Later this month we will be travelling overland from Lisbon back to London. From the point where we reach the Spanish city of Merida, a little east of the Portuguese border, our journey will be made exclusively by train.
Seeing that we will be crossing two large countries and spending three days making lengthy train journeys in each, my initial reaction was to look into getting a rail pass. Being a veteran of three InterRail journeys in my teenage years I found the idea of getting another rail pass a very tempting one, if driven mainly by my own nostalgia. So I started to do my research and it didn’t take long for me to find that the numbers simply didn’t stack up.
The options for buying rail passes now are far better than they once were. Rather than just a flat fee for a month you can now choose to pay for a set number of days of travel within a given time period (for example 5 days within a month), so that you only pay for travel days and not for those times when you’re actually visiting wherever it is that you’ve bothered to come all that way to see.
Our trip is simple – 3 days across Spain (Merida-Cuidad Real-Zaragoza-Girona) and 3 across France (Spanish border-Montpellier-Nice-Paris) with a Eurostar back to London.

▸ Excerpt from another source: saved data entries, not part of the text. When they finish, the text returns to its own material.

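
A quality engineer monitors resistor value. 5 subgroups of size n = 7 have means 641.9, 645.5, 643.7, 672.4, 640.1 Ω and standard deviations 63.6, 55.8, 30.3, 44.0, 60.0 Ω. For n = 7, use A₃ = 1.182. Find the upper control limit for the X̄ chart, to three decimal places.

X̄̄ = (641.9 + 645.5 + 643.7 + 672.4 + 640.1) / 5 = 648.7200
s̄ = (63.6 + 55.8 + 30.3 + 44.0 + 60.0) / 5 = 50.7400
UCL = X̄̄ + A₃·s̄ = 648.7200 + 1.182 × 50.7400 = 708.6947

708.695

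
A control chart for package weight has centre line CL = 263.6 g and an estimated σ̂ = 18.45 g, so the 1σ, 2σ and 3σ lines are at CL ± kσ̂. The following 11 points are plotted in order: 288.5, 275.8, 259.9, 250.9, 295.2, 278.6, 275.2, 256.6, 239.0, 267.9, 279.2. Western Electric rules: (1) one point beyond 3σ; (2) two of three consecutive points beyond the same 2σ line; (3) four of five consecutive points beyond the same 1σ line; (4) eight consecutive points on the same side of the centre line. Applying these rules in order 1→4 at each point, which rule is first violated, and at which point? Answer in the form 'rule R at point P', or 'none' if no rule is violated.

none

Zone of each point (C = within 1σ̂, B = 1σ̂–2σ̂, A = 2σ̂–3σ̂, * = beyond 3σ̂; sign = side of CL): 1:+B, 2:+C, 3:-C, 4:-C, 5:+B, 6:+C, 7:+C, 8:-C, 9:-B, 10:+C, 11:+C
No rule fires across all 11 points.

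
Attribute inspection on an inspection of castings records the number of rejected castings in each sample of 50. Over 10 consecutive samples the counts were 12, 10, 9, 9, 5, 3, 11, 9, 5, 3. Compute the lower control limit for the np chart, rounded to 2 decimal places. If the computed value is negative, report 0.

0.00

p̄ = Σdᵢ / (k·n) = 76 / (10 × 50) = 0.15200
LCL = np̄ − 3·√(np̄(1−p̄)) = 7.6000 − 3 × 2.5387 = -0.0160 → 0 (negative, so LCL = 0)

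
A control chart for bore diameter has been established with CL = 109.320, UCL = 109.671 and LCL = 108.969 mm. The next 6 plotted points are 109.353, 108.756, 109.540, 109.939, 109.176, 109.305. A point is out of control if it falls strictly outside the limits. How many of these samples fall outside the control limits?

2

Compare each point to [108.969, 109.671]: sample 2 = 108.756 < LCL; sample 4 = 109.939 > UCL.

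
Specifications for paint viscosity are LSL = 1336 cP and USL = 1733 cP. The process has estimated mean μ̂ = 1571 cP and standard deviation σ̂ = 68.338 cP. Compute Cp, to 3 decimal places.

Cp = (USL − LSL) / (6σ̂) = (1733 − 1336) / (6 × 68.338) = 397.0000 / 410.0280 = 0.9682

0.968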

The cost of a one country rail pass to include 3 days of travel is £155 (£106 for those lucky enough to have celebrated less than 26 birthdays). So for us we would buy one for France and one for Spain. In addition we would need to book reservations on some of the trains – these would cost €36 in Spain and €5.50 in France, and £57 for the Eurostar to London – a total of £404 each.
I have chosen to book these tickets using the Renfe and SNCF websites and my total tickets costs (per person) for Spain are €138 while for France, including the Eurostar, the total is €131. A total of €269, or £238. I have booked in advance only those journeys where I could secure a good discounted fare. Where there is little difference between the walk-up fare and the web fare I’ve left it for us to book on the day.
So £238 for self-booking against £404 for using the InterRail pass system (£306 had I been a few years younger). I was quite surprised to find this difference particularly as, when I had been a young InterRailer there was no question that I was getting outstanding value on my investment in a one-month pass.
A pass does give the user several benefits – the main one is the flexibility of being able to get on any train and to change your plans at short notice. We have an itinerary that has several fixed points within, meaning that we could sacrifice this flexibility for the cost savings we are making.
But this little bit of research has left me wandering: for a person aged between 26 and 60, can a rail pass ever be a financially better option? Is it likely that you would travel so much in 3 days in one country that you would run up over £155 in fares? The only scenario that I can imagine it would pay is if you would otherwise do no planning or pre-booking and you just paid the walk-up rate for a few of the most expensive high-speed trains.
Have you bought a full-fare InterRail and got value for your money? If so, it would be great to see a travel itinerary that made these rail passes prove to be a good purchase.